Update (January 16, 2019): In June 2017, RJ Bell and Pregame filed a defamation lawsuit over this article. The parties agreed to settle the case and, within that arrangement, Deadspin is providing a link to Bell’s response to the allegations in the article: RJ Bell’s Response to This report. Deadspin stands by its coverage.
Complete wagering is illegal in 49 countries, but sports betting is big business, with countless wagered each year–and everybody knows it. Lines and moves are discussed openly on TV, and covers are cited right next to game stories. Media outlets nationally turn to a couple of individuals for predictions and insight into point spreads and odds. And the guy they look to more than any other is RJ Bell, a self-proclaimed modern-day Jimmy the Greek.
Various titles, some others and generous outright false–gambling specialist, professional handicapper, Vegas oddsmaker–are used to spot Bell when he’s interviewed, however his role as head of Pregame.com is always included and rarely explained. Pregame, which Bell started in 2005, sells sports-betting picks. Bell does not sell his own decisions any more–they did really well–but instead oversees a revolving cast of two dozen guys who do. Bell says they are winning expert bettors, and by paying to get their advice, the implication is that you will triumph, too. After all, they do this for a living.
From the industry if not in the media, Bell’s army of handicappers are well known, generally derisively, as touts, and Bell is chief tout of the most visible and quite possibly the most lucrative pick-selling operation.
But unlike his forerunners–notable loudmouths in the’80s and’90s like Jack Price and Stu Feiner who came across like professional wrestlers–Bell is not braying on TV infomercials, promising to spoil your bookmaker. He doesn’t need to.
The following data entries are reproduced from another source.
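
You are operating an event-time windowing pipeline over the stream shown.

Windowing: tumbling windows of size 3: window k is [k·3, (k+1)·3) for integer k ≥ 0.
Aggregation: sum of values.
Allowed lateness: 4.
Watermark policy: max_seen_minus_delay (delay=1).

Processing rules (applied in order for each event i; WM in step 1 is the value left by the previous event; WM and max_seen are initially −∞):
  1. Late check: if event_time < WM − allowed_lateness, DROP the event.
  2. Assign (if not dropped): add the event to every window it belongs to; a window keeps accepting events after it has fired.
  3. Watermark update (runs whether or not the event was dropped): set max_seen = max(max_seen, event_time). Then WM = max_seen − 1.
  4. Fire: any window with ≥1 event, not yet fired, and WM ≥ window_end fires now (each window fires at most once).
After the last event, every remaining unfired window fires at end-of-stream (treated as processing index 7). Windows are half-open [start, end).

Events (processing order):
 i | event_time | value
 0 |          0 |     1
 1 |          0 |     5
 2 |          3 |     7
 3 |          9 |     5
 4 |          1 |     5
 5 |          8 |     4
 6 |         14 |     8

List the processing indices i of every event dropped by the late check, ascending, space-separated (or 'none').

4

i=0 t=0 v=1: → [0,3); WM=-1
i=1 t=0 v=5: → [0,3); WM=-1
i=2 t=3 v=7: → [3,6); WM=2
i=3 t=9 v=5: → [9,12); WM=8; [0,3) fires=6 [3,6) fires=7
i=4 t=1 v=5: DROP (t<8-4); WM=8
i=5 t=8 v=4: → [6,9); WM=8
i=6 t=14 v=8: → [12,15); WM=13; [6,9) fires=4 [9,12) fires=5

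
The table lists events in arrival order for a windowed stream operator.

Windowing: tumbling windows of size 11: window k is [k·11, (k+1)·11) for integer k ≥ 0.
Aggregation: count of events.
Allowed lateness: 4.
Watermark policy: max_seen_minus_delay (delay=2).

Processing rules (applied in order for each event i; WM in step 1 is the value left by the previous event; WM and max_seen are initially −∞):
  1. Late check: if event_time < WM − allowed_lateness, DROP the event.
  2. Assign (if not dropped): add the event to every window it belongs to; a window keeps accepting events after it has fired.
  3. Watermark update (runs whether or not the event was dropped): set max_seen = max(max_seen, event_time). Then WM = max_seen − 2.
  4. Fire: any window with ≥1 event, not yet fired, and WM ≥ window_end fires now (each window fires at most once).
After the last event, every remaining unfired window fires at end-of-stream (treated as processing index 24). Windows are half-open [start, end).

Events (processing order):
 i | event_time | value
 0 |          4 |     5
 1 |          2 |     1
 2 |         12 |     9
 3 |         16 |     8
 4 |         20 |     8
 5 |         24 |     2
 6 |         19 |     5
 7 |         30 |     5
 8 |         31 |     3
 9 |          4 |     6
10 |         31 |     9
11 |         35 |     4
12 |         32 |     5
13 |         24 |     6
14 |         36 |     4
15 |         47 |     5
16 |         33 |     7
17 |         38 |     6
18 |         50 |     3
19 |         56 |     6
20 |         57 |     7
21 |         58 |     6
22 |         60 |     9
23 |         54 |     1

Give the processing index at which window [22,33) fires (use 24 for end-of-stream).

i=0 t=4 v=5: → [0,11); WM=2
i=1 t=2 v=1: → [0,11); WM=2
i=2 t=12 v=9: → [11,22); WM=10
i=3 t=16 v=8: → [11,22); WM=14; [0,11) fires=2
i=4 t=20 v=8: → [11,22); WM=18
i=5 t=24 v=2: → [22,33); WM=22; [11,22) fires=3
i=6 t=19 v=5: → [11,22); WM=22
i=7 t=30 v=5: → [22,33); WM=28
i=8 t=31 v=3: → [22,33); WM=29
i=9 t=4 v=6: DROP (t<29-4); WM=29
i=10 t=31 v=9: → [22,33); WM=29
i=11 t=35 v=4: → [33,44); WM=33; [22,33) fires=4
i=12 t=32 v=5: → [22,33); WM=33
i=13 t=24 v=6: DROP (t<33-4); WM=33
i=14 t=36 v=4: → [33,44); WM=34
i=15 t=47 v=5: → [44,55); WM=45; [33,44) fires=2
i=16 t=33 v=7: DROP (t<45-4); WM=45
i=17 t=38 v=6: DROP (t<45-4); WM=45
i=18 t=50 v=3: → [44,55); WM=48
i=19 t=56 v=6: → [55,66); WM=54
i=20 t=57 v=7: → [55,66); WM=55; [44,55) fires=2
i=21 t=58 v=6: → [55,66); WM=56
i=22 t=60 v=9: → [55,66); WM=58
i=23 t=54 v=1: → [44,55); WM=58

11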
Mainstream media now brings the heads of these services on atmosphere and moves them off as analysts, affording individuals such as Bell streams of new customers and free advertising a salesman could barely imagine.
Sportscasters and scribes introduce Bell since Las Vegas’ oracle. You can hear him on Stephen A. Smith’s Sirius show, KROQ in Los Angeles, ESPN radio in Las Vegas, Yahoo’s national networks, NBC Sports Radio, and Colin Cowherd’s nationally syndicated Fox Sports 1 show; watch him at primetime on SportsCenter, CBS, ABC, CNBC, CNN, or even at South by Southwest; and locate him quoted regularly at the New York Times, Associated Press, Bloomberg, Los Angeles Times, Wall Street Journal, and any neighborhood rag or blog that calls him. A number of decades back, he wrote a routine betting pillar for Grantland. His followers more than 117,000 to variety. After him, he says, is like having”a chair in the sportsbook.”